苏长山抹着唇上的短髭道:“静儿能上船来,苏叔叔当然很高兴。可是,你舅舅的性格,静儿你想必比苏叔叔更清楚吧?”
“苏叔叔是船主,只要苏叔叔同意了,舅舅也不能说什么。而且,我都已经跟父亲母亲留书说要跟着苏叔叔去海外闯荡一番了,要是现在就这样回去,还不如跳到海里喂鱼呢。所以,苏叔叔,你就留下我吧。我保证,会认真跟着管事大叔干活,绝对不会给苏叔叔添麻烦的。”李静说着,对着苏长山,双手合十。
“这么说,静儿到船上来,还是留书出走了?为什么那么想出海,能跟苏叔叔说说吗?”苏长山说着,摆手招呼李静让她走到近前。
李静虽有些不情愿,但还是窝到苏长山怀里像一个撒娇的孩子般坐下道:“苏叔叔可能已经听舅舅说过了,我因为额头这个胎记,从小就被寄养在了舅舅家,也不能被记入李家的家谱,还要这样一只长到二十岁。”李静说着,皱了皱眉头,酝酿了下情绪,红了眼眶,继续开口道:“我想去天竺看看,想知道佛陀到底是一个什么样的存在。为什么我只因为一个胎记就被那个番僧说成是佛陀本生?”
“苏叔叔此次出海,最远只能到达注辇国③,并不打算到天竺。所以,可能要让静儿失望了。”苏长山说着,伸出大拇指抹掉了李静眼角的泪水。

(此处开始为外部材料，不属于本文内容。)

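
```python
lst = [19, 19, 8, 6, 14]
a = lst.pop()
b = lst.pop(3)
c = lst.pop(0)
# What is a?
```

After line 1: lst = [19, 19, 8, 6, 14]
After line 2 (pop() -> a = 14): lst = [19, 19, 8, 6]
After line 3 (pop(3) -> b = 6): lst = [19, 19, 8]
After line 4 (pop(0) -> c = 19): lst = [19, 8]

14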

“注辇国在哪里?那里人不信奉佛教吗?”李静的情绪,虽不完全是装的,但也有三分是假的。被苏长山这样一说,她整个人都紧张了起来。
“注辇国在天竺东南,倒也信奉佛教。据玄奘大师《大唐西域记》记载,如来还在注辇国的都城讲过佛经。可是,静儿既然想要探知佛陀是怎样的存在,你心中,必是不信佛的吧?为什么一定要这么辛苦出海探寻呢?”苏长山说着,揉了揉李静的头。
李静微红着脸吐了吐舌头道:“被苏叔叔看破了吗?其实,我自己对于佛陀本生的身世确实没有那么在意。不过,以为那样说会引起苏叔叔的同情心呢。”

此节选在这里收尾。